Una regla básica es la que dice que si nos gusta el sabor que imparte una variedad de lúpulo y su amargor no es agresivo, deberíamos darle una oportunidad  y probarlo en el FWH. En todos los casos deberíamos probar más de una vez, variando las proporciones usadas, para descubrir si existe alguna más adecuada, o bien descartar definitivamente la variedad elegida.
 

Ventajas

• Consiste en una práctica muy simple.
• Mejora el carácter aromático del lúpulo que a pesar de ser de una intensidad muy baja es más refinado, suave y agradable.
• Fuerte contribución sabor,  similar a una  adición tardía.
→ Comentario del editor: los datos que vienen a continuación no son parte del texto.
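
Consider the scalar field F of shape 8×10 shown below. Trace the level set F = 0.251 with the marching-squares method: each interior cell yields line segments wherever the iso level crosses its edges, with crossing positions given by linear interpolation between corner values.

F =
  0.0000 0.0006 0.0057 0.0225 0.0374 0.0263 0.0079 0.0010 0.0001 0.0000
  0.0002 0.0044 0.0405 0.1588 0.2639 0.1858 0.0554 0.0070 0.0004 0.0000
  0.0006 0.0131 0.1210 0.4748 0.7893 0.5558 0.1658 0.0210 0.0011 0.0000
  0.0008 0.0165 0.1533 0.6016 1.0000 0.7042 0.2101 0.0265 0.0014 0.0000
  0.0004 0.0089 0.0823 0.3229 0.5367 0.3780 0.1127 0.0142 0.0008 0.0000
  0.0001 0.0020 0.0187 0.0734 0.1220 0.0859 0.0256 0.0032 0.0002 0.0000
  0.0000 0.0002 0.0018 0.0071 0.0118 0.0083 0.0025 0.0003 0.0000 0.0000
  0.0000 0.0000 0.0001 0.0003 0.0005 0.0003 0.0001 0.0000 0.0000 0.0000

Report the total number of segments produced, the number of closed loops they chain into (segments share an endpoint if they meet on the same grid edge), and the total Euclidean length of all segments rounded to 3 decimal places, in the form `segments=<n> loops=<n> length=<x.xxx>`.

segments=14 loops=1 length=11.567

cell (0,3): code 0100 → (0.943,4.000)–(1.000,3.877)
cell (0,4): code 1000 → (1.000,4.165)–(0.943,4.000)
cell (1,2): code 0100 → (1.292,3.000)–(2.000,2.367)
cell (1,3): code 1110 → (1.000,3.877)–(1.292,3.000)
cell (1,4): code 1101 → (1.176,5.000)–(1.000,4.165)
cell (1,5): code 1000 → (2.000,5.782)–(1.176,5.000)
cell (2,2): code 0110 → (2.000,2.367)–(3.000,2.218)
cell (2,5): code 1001 → (3.000,5.917)–(2.000,5.782)
cell (3,2): code 0110 → (3.000,2.218)–(4.000,2.701)
cell (3,5): code 1001 → (4.000,5.479)–(3.000,5.917)
cell (4,2): code 0010 → (4.000,2.701)–(4.288,3.000)
cell (4,3): code 0011 → (4.288,3.000)–(4.689,4.000)
cell (4,4): code 0011 → (4.689,4.000)–(4.435,5.000)
cell (4,5): code 0001 → (4.435,5.000)–(4.000,5.479)
total: 14 segments, chained into 1 closed loop(s), length Σ = 11.566643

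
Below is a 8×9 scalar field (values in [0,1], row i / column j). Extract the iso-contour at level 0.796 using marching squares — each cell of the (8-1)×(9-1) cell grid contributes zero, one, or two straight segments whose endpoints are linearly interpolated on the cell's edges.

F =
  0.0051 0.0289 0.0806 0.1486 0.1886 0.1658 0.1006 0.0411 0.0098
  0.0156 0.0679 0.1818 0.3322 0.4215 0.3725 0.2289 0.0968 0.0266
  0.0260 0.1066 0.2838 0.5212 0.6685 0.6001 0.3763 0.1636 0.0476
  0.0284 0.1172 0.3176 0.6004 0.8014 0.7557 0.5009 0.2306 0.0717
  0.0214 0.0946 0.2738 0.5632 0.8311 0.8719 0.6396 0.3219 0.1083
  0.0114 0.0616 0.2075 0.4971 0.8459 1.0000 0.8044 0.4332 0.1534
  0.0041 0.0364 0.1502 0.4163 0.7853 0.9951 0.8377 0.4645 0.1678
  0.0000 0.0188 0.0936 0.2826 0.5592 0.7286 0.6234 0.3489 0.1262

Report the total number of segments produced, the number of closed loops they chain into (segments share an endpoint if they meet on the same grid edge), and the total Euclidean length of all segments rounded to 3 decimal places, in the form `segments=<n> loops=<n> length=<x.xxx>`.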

• El sabor logrado es más elegante y  parece combinar mejor con el perfil general de la cerveza, que  una adición de sabor tradicional.
• Da un nivel más alto de IBUs en la cerveza, pero la amargura percibida es más suave que la obtenida con una adición estándar de 60 minutos.
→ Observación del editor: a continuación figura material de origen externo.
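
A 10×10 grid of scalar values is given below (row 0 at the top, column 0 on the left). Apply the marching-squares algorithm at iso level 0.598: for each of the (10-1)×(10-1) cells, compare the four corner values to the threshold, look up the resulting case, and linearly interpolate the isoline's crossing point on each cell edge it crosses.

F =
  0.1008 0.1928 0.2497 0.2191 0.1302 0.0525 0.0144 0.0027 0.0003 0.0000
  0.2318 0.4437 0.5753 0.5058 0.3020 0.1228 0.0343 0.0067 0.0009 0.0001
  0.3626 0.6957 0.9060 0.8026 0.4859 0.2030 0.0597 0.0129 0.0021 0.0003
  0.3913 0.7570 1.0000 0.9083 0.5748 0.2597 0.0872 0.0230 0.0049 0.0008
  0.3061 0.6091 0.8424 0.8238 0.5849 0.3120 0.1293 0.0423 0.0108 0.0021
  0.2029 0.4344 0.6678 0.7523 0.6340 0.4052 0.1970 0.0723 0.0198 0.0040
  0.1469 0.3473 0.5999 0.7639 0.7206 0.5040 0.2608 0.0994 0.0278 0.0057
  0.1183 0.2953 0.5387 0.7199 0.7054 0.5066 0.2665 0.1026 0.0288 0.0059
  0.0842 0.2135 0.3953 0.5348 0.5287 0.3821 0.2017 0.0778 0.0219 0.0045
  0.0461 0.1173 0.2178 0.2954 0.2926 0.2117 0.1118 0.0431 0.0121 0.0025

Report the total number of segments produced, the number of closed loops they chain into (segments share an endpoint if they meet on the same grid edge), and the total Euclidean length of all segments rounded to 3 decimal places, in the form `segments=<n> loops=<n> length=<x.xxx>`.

cell (1,0): code 0100 → (1.612,1.000)–(2.000,0.707)
cell (1,1): code 1100 → (1.069,2.000)–(1.612,1.000)
cell (1,2): code 1100 → (1.311,3.000)–(1.069,2.000)
cell (1,3): code 1000 → (2.000,3.646)–(1.311,3.000)
cell (2,0): code 0110 → (2.000,0.707)–(3.000,0.565)
cell (2,3): code 1001 → (3.000,3.930)–(2.000,3.646)
cell (3,0): code 0110 → (3.000,0.565)–(4.000,0.963)
cell (3,3): code 1001 → (4.000,3.945)–(3.000,3.930)
cell (4,0): code 0010 → (4.000,0.963)–(4.064,1.000)
cell (4,1): code 0111 → (4.064,1.000)–(5.000,1.701)
cell (4,3): code 1101 → (4.267,4.000)–(4.000,3.945)
cell (4,4): code 1000 → (5.000,4.157)–(4.267,4.000)
cell (5,1): code 0110 → (5.000,1.701)–(6.000,1.992)
cell (5,4): code 1001 → (6.000,4.566)–(5.000,4.157)
cell (6,1): code 0010 → (6.000,1.992)–(6.031,2.000)
cell (6,2): code 0111 → (6.031,2.000)–(7.000,2.327)
cell (6,4): code 1001 → (7.000,4.540)–(6.000,4.566)
cell (7,2): code 0010 → (7.000,2.327)–(7.659,3.000)
cell (7,3): code 0011 → (7.659,3.000)–(7.608,4.000)
cell (7,4): code 0001 → (7.608,4.000)–(7.000,4.540)
total: 20 segments, chained into 1 closed loop(s), length Σ = 16.922249

segments=20 loops=1 length=16.922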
• Otorga un amargor menos áspero, armónico, uniforme y más redondo al paladar
• Algunos afirman que hay un ligero beneficio para la formación de espuma que se le atribuye al contenido levemente mayor de iso-humulonas,  dado que los iso-ácidos contribuyen a una mejor estabilidad de la espuma. Los taninos también pueden tener que ver ya que se lixivian más intensamente  con el FWH y  podrían influir también positivamente en la espuma de la cerveza.
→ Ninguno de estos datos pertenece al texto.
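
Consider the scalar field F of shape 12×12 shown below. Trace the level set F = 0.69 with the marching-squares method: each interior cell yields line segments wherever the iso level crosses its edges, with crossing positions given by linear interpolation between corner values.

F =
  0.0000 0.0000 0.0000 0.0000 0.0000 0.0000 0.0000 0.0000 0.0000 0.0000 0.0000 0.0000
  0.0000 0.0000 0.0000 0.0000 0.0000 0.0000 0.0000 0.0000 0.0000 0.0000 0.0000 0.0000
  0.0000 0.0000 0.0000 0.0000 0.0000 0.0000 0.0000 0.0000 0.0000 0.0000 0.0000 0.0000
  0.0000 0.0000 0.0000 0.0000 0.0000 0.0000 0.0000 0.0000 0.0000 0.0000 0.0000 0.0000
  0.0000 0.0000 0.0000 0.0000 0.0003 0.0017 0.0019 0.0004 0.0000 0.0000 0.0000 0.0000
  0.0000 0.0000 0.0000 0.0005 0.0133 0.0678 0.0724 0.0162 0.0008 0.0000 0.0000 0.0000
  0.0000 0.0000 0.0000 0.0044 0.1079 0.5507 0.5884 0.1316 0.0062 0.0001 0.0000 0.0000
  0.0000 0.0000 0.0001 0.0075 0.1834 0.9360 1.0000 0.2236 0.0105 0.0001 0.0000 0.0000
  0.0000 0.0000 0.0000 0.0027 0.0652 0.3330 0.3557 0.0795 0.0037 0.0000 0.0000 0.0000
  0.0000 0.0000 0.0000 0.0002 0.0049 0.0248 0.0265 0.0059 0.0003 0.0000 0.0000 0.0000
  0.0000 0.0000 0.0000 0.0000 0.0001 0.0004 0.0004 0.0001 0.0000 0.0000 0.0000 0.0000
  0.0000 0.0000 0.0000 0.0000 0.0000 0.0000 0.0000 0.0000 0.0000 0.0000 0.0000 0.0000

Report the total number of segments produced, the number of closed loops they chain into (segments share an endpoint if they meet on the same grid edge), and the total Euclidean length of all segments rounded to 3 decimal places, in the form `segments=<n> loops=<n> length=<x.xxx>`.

segments=6 loops=1 length=4.727

cell (6,4): code 0100 → (6.362,5.000)–(7.000,4.673)
cell (6,5): code 1100 → (6.247,6.000)–(6.362,5.000)
cell (6,6): code 1000 → (7.000,6.399)–(6.247,6.000)
cell (7,4): code 0010 → (7.000,4.673)–(7.408,5.000)
cell (7,5): code 0011 → (7.408,5.000)–(7.481,6.000)
cell (7,6): code 0001 → (7.481,6.000)–(7.000,6.399)
total: 6 segments, chained into 1 closed loop(s), length Σ = 4.726944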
• Reduce el riesgo de derrames del mosto tal como puede ocurrir en algunas adiciones no controladas durante el hervor.
 
Desventaja

En realidad no se le conocen desventajas, lo único que podríamos llegar a atribuirle es la mayor dificultad que en otras técnicas,  para  calcular exactamente la cantidad de IBU que imparte, son muchas variables entran en juego, incluso en el mejor día de cocción. Lo peor que puede pasar es que tengamos una cerveza algo más lupulada de lo previsto…
 
Conclusión
El First Wort Hopping en una técnica que ha evolucionado significativamente desde su descubrimiento. Hoy no sólo es muy conocido entre los cerveceros caseros y artesanales, sino que se practica con frecuencia en la elaboración de una amplia variedad de estilos de cerveza y con una larga lista de variedades de lúpulo. Lo interesante de esta técnica es la percepción de sus efectos.  Una amargura, en números, mayor a la obtenida en una adición tradicional de amargor, pero que en boca es todo lo contrario y un perfil de sabor a lúpulo más suave que combina perfectamente con otros sabores en la cerveza, la hacen apropiada para casi cualquier estilo, fundamentalmente en aquellos donde el sabor del lúpulo no sea un componente dominante, pero en las cervezas más lupuladas también hará su aporte con notas distintivas.
Si tenemos en cuenta que la gran mayoría de los delicados aceites de lúpulo que se busca conservar en el mosto con una adición tardía, se evaporarán durante el hervor, y que los pocos que quedan han sufrido una transformación en el FWH, sería lógico pensar que esta técnica no puede ser tomada como un sustituto de las adiciones de aroma y sabor, sino mas bien como un complemento de la mismas. Si bien, el perfil de  sabor y aroma que se obtienen con el FWH es beneficioso, simplemente no es el mismo que el de los aceites y aromas que aportan las adiciones tardías.
Para terminar, también están los cerveceros que aseguran que el FWH no tiene ni ventajas y desventajas, y que sólo demuestra tener un impacto similar al de una adición estándar de 60 minutos en términos de aroma y amargura, por lo tanto resulta indistinto usar una u otra técnica.
Lo cierto es que cuando se hacen degustaciones a ciegas,  comparando dos versiones de una misma cerveza, una estándar y la otra con FWH, la mayoría de los bebedores vuelcan su preferencia a la versión con First Wort Hopping.
Mi recomendación es que no debemos quedarnos con los comentarios de otros, debemos darle una oportunidad a esta técnica y comprobar si vale o no la pena.